What is the true power of words? They string together our stories and can be exhibited in the form of names to give us identities. The innumerable diction of the human languages speaks volumes to our complexity as a species. In novels such as “Zulus” by Percival Everett and “Zone One” by Colson Whitehead, we see this deep love and appreciation for language and words as both authors use them to assert their points pertaining to the larger themes within their writing.
In Everett’s “Zulus”, he masterfully crafts phrases and plays on words to deliver the theme of the absurdities and hypocritical nature of his post-apocalyptic world, and thus mankind. Alice Achitophel’s drive to bring and support life to an already barren world is both ironic and hopeful in the melancholiest sense. Her hopeful character juxtaposed by her lover, Kevin Peters who is deeply cynical and hopeless when it comes to the future. To express these absurdities Everett often misspelled words: “…realx and let things happen as they would…” (Everett 153). Why does he choose to do this? Reading and rereading the novel it becomes clear that by misspelling the words of our known language, Everett is creating modifications of his own to change the language and thus give the word an entirely different portrayal. By creating his own spin on such a common word “relax”, he is showing us how we can and are constantly evolving as humans, whether physically or linguistically. Delving deeper into this, we can analyze Everett’s choice to write “Zulus” from A-Z, a purposeful narration as Alice Achitophel is the one retelling her story within the book, her only line of sight being the alphabet with her ever-conscious mind even after human extinction. After the world ends, it is ironic that Alice is still able to evolve, changing the story slowly word by word, phrase by phrase; it is these small misspelled words that show this gradual evolution of both the novel and Alice Achitophel herself, as they are one and the same.
Everett additionally uses several Latin phrases to display his themes, most notably: “And the words, scrawled and printed. GIKICKIGWEJUG MUTATO NOMINE” (Everett 212). “Mutato nomine” is a part of the Latin phrase “mutato nomine de te fabula narratur” which translates to with the name changed, the story applies to you. A flexible phrase as it can be applied to several elements within both “Zulus” and “Zone One”. In “Zulus”, Alice Achitophel is urged to obtain a fake identity in order to work with Geraldine Rigg in the hospital and help the supposed “rebels”. Alice Achitophel takes on the name of a deceased infant, Esther: “We find a baby that died, get the name and go to the Bureau of Records… They’ll know she’s dead. No one will know…Births and deaths are not cross-referenced. And who would have time to care anyway?” (Everett 171). This lack of acknowledgment and care of death record keeping can be compared to the dehumanization of the skels in Whitehead’s “Zone One”. The skels were not kept record of and no one felt that it was even important enough to bother. In Everett’s post-apocalyptic world, human life is seen to have a deadline, as there are no children left to be born and those who are left on the barren-earth are there simply just to die. The skels similarly have no future, no life to look forward to, as they are aimless and purposeless just as the characters are in “Zulus”. A fact that Alice Achitophel comes head to head with when her and Kevin Peters decided to release the chemical agent. This is why it is so deeply ironic that Alice goes through such measures to change her identity and thus life to try and make a world long past saving, a better place.

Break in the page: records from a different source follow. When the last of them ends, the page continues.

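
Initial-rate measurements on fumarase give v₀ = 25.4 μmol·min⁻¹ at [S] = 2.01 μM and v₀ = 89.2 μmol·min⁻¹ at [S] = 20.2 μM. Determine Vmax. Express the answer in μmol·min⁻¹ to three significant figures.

From v = Vmax[S]/(Km+[S]), each point gives Vmax = v(Km+[S])/[S].
Equating: 25.4(Km+2.01)/2.01 = 89.2(Km+20.2)/20.2.
12.64·Km + 25.4 = 4.416·Km + 89.2, so (12.64 − 4.416)·Km = 89.2 − 25.4.
Km = 63.80/8.221 = 7.76 μM; then Vmax = 25.4(7.76+2.01)/2.01 = 123 μmol·min⁻¹.

123 μmol·min⁻¹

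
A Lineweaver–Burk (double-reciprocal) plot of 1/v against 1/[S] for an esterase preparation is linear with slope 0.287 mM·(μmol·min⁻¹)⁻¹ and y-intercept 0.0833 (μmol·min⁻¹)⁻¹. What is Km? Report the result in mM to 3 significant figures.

3.45 mM

y-intercept = 1/Vmax ⇒ Vmax = 12.0 μmol·min⁻¹; slope = Km/Vmax ⇒ Km = slope × Vmax.
Km = 0.287 × 12.0 = 3.45 mM.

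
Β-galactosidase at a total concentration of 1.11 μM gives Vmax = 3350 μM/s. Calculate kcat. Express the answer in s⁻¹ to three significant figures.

kcat = Vmax/[E]total = 3350 μM/s / 1.11 μM = 3020 s⁻¹.

3020 s⁻¹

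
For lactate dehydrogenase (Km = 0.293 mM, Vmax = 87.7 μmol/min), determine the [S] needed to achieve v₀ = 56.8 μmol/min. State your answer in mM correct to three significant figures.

The required fractional saturation is v/Vmax = 56.8/87.7 = 0.6477.
Then [S]/(Km+[S]) = 0.6477 ⇒ [S] = 0.293 × 0.6477/(1 − 0.6477) = 0.539 mM.

0.539 mM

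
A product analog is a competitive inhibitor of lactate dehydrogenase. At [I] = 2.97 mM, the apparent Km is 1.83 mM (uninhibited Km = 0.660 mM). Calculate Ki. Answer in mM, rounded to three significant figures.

1.68 mM

Competitive: Km,app = α·Km with α = 1 + [I]/Ki.
α = Km,app/Km = 1.83/0.660 = 2.773.
Ki = [I]/(α − 1) = 2.97/1.773 = 1.68 mM.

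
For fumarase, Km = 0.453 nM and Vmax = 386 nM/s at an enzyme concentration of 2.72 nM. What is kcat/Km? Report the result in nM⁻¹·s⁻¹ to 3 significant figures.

kcat = Vmax/[E]total = 386/2.72 = 142 s⁻¹.
kcat/Km = 142/0.453 = 313 nM⁻¹·s⁻¹.

313 nM⁻¹·s⁻¹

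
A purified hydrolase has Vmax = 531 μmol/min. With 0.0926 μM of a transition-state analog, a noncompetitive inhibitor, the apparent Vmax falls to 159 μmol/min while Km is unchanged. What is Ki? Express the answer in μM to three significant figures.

Noncompetitive: Vmax,app = Vmax/α with α = 1 + [I]/Ki.
α = Vmax/Vmax,app = 531/159 = 3.340.
Since α = 1 + [I]/Ki, [I]/Ki = 3.340 − 1 = 2.340 and Ki = 0.0926/2.340 = 0.0396 μM.

0.0396 μM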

Bridging the Latin phrase to Colson Whitehead’s “Zone One” we can take a closer look at the naming of the novel’s main character “Mark Spitz”. Mark Spitz is the name of an Olympic swimmer from the 1970s, yet Whitehead’s main character in a post-apocalyptic world is purposely given this name. This “renaming” of individuals (both Alice and Mark) demonstrates the complexity of a name and the weight that it bears on our own identities. Just as the words in our languages are innumerable so are the individuals that these words pertain too. This concept of being “innumerable” is applied in Whitehead’s diction throughout his novel. Whiteheads vocabulary is so ridiculously expansive that you find yourself holding open a dictionary throughout your entire experience reading the novel just to understand the plot. Whitehead is so meticulous with his complicated word choice that he even utilizes words such as “defenestration” which literally means “the act of throwing something or someone out of a window”. It is with this absurd use of language that Whitehead makes his point within the novel not to forget the stories of the skels and thus those who are often disregarded. By using these uncommon words, Whiteheads brings them to the spotlight making the point that all words and thus individuals deserve to be acknowledged and known, and maybe even understood. Tying this back to “Zulus” we can compare Everett’s sarcastic use of language with Whitehead’s indirect complexity and purpose to his novel’s diction.
Both Percival Everett and Colson Whitehead expertly craft their prose to display deep and insightful themes that leave you questioning several aspects about society. It is with their love for language and cleverness that the reader is able to play a game of “catch” as they read their works, grasping at each clue and bread crumb that is left to analyze the bigger picture. Both “Zulus” and “Zone One” take place in post-apocalyptic settings as to invoke that things need to change in order to prevent the realities that these characters are living through. It is with carefully weaved language that the reader is able to digest and truly learn from the stories told by these authors; thus, the true power of words.